Paragraph 8. Plaintiff Dornubari Anslem John-Miller (“Plaintiff John-Miller”) is an Ogoni, a citizen of Nigeria and a resident of the United States. He is the son of Bishop John-Miller. Plaintiff John-Miller organized and led peaceful protests against Shell and the repressive Nigerian military presence in Ogoniland. Several of these protests against Shell’s presence in Ogoniland were confronted by the Nigerian military which fired upon the demonstrators. Plaintiff John-Miller visited Kaa and Kpean in August 1993 and he saw Shell helicopters conducting reconnaissance and transporting military forces to attack the villages. Plaintiff John-Miller was forced to flee from the area for his life. Subsequently he was targeted for execution for his political activities. He was beaten and his life was repeatedly threatened by Nigerian military authorities. He arrived in the United States on September 17, 1996, from the United Nations Refugee Camp in Benin where he sough sanctuary from the military authorities in Nigeria.

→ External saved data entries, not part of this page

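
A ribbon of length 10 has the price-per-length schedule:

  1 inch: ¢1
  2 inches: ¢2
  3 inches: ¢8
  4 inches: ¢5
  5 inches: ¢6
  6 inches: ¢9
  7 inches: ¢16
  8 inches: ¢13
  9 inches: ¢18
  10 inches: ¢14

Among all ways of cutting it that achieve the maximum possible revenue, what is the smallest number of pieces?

Build r[k] bottom-up: r[k] = max over allowed piece i of (p[i] + r[k−i]).
r[1] = 1
r[2] = 2  (first piece 1, then r[1]=1)
r[3] = 8
r[4] = 9  (first piece 1, then r[3]=8)
r[5] = 10  (first piece 1, then r[4]=9)
r[6] = 16  (first piece 3, then r[3]=8)
r[7] = 17  (first piece 1, then r[6]=16)
r[8] = 18  (first piece 1, then r[7]=17)
r[9] = 24  (first piece 3, then r[6]=16)
r[10] = 25  (first piece 1, then r[9]=24)
Maximum revenue is ¢25.
Now minimize piece count subject to staying optimal: for each k, pieces[k] = 1 + min over i with p[i]+r[k−i]=r[k] of pieces[k−i].
pieces[7] = 3
pieces[8] = 3
pieces[9] = 3
pieces[10] = 4

4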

Paragraph 9. Plaintiff Charles Baridorn Wiwa (Plaintiff Wiwa) is the nephew of Ken Saro-Wiwa and is an Ogoni, a citizen of Nigeria and a resident of the United States. Plaintiff Wiwa was active in the National Union of Ogoni Students as chairman of the constitution drafting committee. He was arrested on January 3, 1996, for organizing a protest against Shell and the Nigerian government. Upon his detention, he was taken to the Bori Market where his captors clubbed, horsewhipped, kicked and beat him for nearly two hours in front of a huge crowd including his mother, sisters and other relatives. Government soldiers took him to the Kpor Military Detention Camp in Gokana where he was tortured through daily whippings and threats were made against his family. After 5 days in the detention camp he was transferred the State Intelligence Bureau in Port Harcourt. He was formally charged before the Magistrate Court 2 in Port Harcourt with unlawful assembly. He was released on bail and thereafter abducted by Government agents. They threatened his life if he remained in Nigeria. Plaintiff Wiwa fled Nigeria and was granted refugee status. Plaintiff Wiwa filed a complaint against the Government of Nigeria with the African Commission on Human Rights & Peoples’ Rights for the violations of international law alleged herein.  On November 15, 1999, the African Commission on Human & Peoples’ Rights concluded its examination of the facts and found the Federal Government of Nigeria in violation of Articles 5, 6, 7(1)(c), 12(1), and (2) of the African Charter on Human and Peoples’ Rights.




You may be interested to know that Dornubari Anslem John-Miller, who is President of the National Union of Ogoni Students, is on record as stating: "Shell has ruined our land and our lives. Shell used Nigerian military forces to burn our villages and slaughter innocent men, women and children in a failed attempt to silence our peaceful protests. It is finally time to bring Shell to trial for planning, financing and supporting the systematic violation of human rights perpetrated against the Ogoni people in Nigeria."


The aforementioned Plaintiffs and I are willing in principle to provide sworn Affidavits in due course for the lawyers representing Dr Huong. I feel sure other fellow Plaintiffs will be prepared to do likewise, although I cannot speak for them.


In the meantime, please give Dr Huong my personal best wishes in his battle with the Royal Dutch Shell Group.